Léger’s highly mechanized rendering of three men fishing in Les Pêcheurs exemplifies the stylistic refinement and sleek, linear sophistication that characterized the era. Léger was renowned for his earlier series paintings, such as Contrastes de formes in the 1910s, in which he stripped down each element of structure to its bare essence of color and form. In Les Pêcheurs, however, the juxtaposition of the curvilinear figures against the architecturally detailed natural setting exemplifies the artist’s new preoccupation with the medley of shapes and forms that had become part of the modern landscape. There is a pronounced contrast between the figures, which are rendered in a sequence of volumetric curved forms of unified color, and the staccato geometrical rhythms of the background, which owe much to the influence of the De Stijl artists Mondrian and Theo van Doesburg.

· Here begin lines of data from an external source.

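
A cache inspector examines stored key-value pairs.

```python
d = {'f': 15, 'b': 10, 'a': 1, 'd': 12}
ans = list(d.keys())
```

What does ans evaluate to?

Step 1: d.keys() returns the dictionary keys in insertion order.
Therefore ans = ['f', 'b', 'a', 'd'].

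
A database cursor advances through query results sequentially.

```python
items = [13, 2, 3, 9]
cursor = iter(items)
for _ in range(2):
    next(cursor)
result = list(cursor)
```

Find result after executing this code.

Step 1: Create iterator over [13, 2, 3, 9].
Step 2: Advance 2 positions (consuming [13, 2]).
Step 3: list() collects remaining elements: [3, 9].
Therefore result = [3, 9].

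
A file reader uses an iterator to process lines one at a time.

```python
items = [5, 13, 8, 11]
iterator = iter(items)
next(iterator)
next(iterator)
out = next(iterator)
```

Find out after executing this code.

Step 1: Create iterator over [5, 13, 8, 11].
Step 2: next() consumes 5.
Step 3: next() consumes 13.
Step 4: next() returns 8.
Therefore out = 8.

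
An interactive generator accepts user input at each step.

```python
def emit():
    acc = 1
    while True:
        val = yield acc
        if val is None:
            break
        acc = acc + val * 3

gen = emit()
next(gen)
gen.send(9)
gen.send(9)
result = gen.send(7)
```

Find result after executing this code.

Step 1: next() -> yield acc=1.
Step 2: send(9) -> val=9, acc = 1 + 9*3 = 28, yield 28.
Step 3: send(9) -> val=9, acc = 28 + 9*3 = 55, yield 55.
Step 4: send(7) -> val=7, acc = 55 + 7*3 = 76, yield 76.
Therefore result = 76.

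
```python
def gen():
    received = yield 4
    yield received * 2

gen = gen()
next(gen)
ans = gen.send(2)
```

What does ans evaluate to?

Step 1: next(gen) advances to first yield, producing 4.
Step 2: send(2) resumes, received = 2.
Step 3: yield received * 2 = 2 * 2 = 4.
Therefore ans = 4.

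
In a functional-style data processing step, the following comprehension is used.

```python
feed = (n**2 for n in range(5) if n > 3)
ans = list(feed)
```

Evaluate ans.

Step 1: For range(5), keep n > 3, then square:
  n=0: 0 <= 3, excluded
  n=1: 1 <= 3, excluded
  n=2: 2 <= 3, excluded
  n=3: 3 <= 3, excluded
  n=4: 4 > 3, yield 4**2 = 16
Therefore ans = [16].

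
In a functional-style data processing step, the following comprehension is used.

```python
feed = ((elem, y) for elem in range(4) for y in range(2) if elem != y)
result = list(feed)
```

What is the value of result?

Step 1: Nested generator over range(4) x range(2) where elem != y:
  (0, 0): excluded (elem == y)
  (0, 1): included
  (1, 0): included
  (1, 1): excluded (elem == y)
  (2, 0): included
  (2, 1): included
  (3, 0): included
  (3, 1): included
Therefore result = [(0, 1), (1, 0), (2, 0), (2, 1), (3, 0), (3, 1)].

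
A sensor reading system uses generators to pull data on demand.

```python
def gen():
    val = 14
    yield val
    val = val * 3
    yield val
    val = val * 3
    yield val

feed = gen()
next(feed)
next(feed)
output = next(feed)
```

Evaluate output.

Step 1: Trace through generator execution:
  Yield 1: val starts at 14, yield 14
  Yield 2: val = 14 * 3 = 42, yield 42
  Yield 3: val = 42 * 3 = 126, yield 126
Step 2: First next() gets 14, second next() gets the second value, third next() yields 126.
Therefore output = 126.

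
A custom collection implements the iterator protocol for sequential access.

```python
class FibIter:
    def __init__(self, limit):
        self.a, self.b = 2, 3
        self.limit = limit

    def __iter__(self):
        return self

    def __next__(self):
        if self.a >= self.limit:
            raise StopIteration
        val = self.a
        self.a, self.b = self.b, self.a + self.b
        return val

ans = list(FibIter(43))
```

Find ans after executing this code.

Step 1: Fibonacci-like sequence (a=2, b=3) until >= 43:
  Yield 2, then a,b = 3,5
  Yield 3, then a,b = 5,8
  Yield 5, then a,b = 8,13
  Yield 8, then a,b = 13,21
  Yield 13, then a,b = 21,34
  Yield 21, then a,b = 34,55
  Yield 34, then a,b = 55,89
Step 2: 55 >= 43, stop.
Therefore ans = [2, 3, 5, 8, 13, 21, 34].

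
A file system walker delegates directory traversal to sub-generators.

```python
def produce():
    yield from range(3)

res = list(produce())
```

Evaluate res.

Step 1: yield from delegates to the iterable, yielding each element.
Step 2: Collected values: [0, 1, 2].
Therefore res = [0, 1, 2].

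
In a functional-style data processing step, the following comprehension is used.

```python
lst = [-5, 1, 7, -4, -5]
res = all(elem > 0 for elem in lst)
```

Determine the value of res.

Step 1: Check elem > 0 for each element in [-5, 1, 7, -4, -5]:
  -5 > 0: False
  1 > 0: True
  7 > 0: True
  -4 > 0: False
  -5 > 0: False
Step 2: all() returns False.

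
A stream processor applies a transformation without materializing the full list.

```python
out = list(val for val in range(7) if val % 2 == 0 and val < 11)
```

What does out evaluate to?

Step 1: Filter range(7) where val % 2 == 0 and val < 11:
  val=0: both conditions met, included
  val=1: excluded (1 % 2 != 0)
  val=2: both conditions met, included
  val=3: excluded (3 % 2 != 0)
  val=4: both conditions met, included
  val=5: excluded (5 % 2 != 0)
  val=6: both conditions met, included
Therefore out = [0, 2, 4, 6].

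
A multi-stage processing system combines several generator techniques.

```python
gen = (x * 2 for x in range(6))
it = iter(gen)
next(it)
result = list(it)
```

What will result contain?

Step 1: Generator produces [0, 2, 4, 6, 8, 10].
Step 2: next(it) consumes first element (0).
Step 3: list(it) collects remaining: [2, 4, 6, 8, 10].
Therefore result = [2, 4, 6, 8, 10].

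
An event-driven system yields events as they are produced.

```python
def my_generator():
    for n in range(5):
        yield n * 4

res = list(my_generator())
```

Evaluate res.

Step 1: For each n in range(5), yield n * 4:
  n=0: yield 0 * 4 = 0
  n=1: yield 1 * 4 = 4
  n=2: yield 2 * 4 = 8
  n=3: yield 3 * 4 = 12
  n=4: yield 4 * 4 = 16
Therefore res = [0, 4, 8, 12, 16].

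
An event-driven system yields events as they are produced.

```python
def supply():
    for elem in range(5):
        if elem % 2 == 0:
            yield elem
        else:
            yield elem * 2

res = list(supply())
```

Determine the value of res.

Step 1: For each elem in range(5), yield elem if even, else elem*2:
  elem=0 (even): yield 0
  elem=1 (odd): yield 1*2 = 2
  elem=2 (even): yield 2
  elem=3 (odd): yield 3*2 = 6
  elem=4 (even): yield 4
Therefore res = [0, 2, 2, 6, 4].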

It is Léger’s treatment of the relationship between the figures in the present work that truly differentiates it from the other paintings in the series, however; whereas the figures of the two fishermen in Les Deux pêcheurs, also in the Stone Collection, are modelled in the same burnished yellow so that the relationship between them is not always distinct, here the steely gray central figure is set in clear contrast against the darker earthy tones of his companions. Similarly, where the trees in Les Deux pêcheurs are dramatically cropped so that all we can see of them are broad swathes of green to represent the trunks, here Léger articulates their spindly branches almost organically, adding a remarkable sense of movement.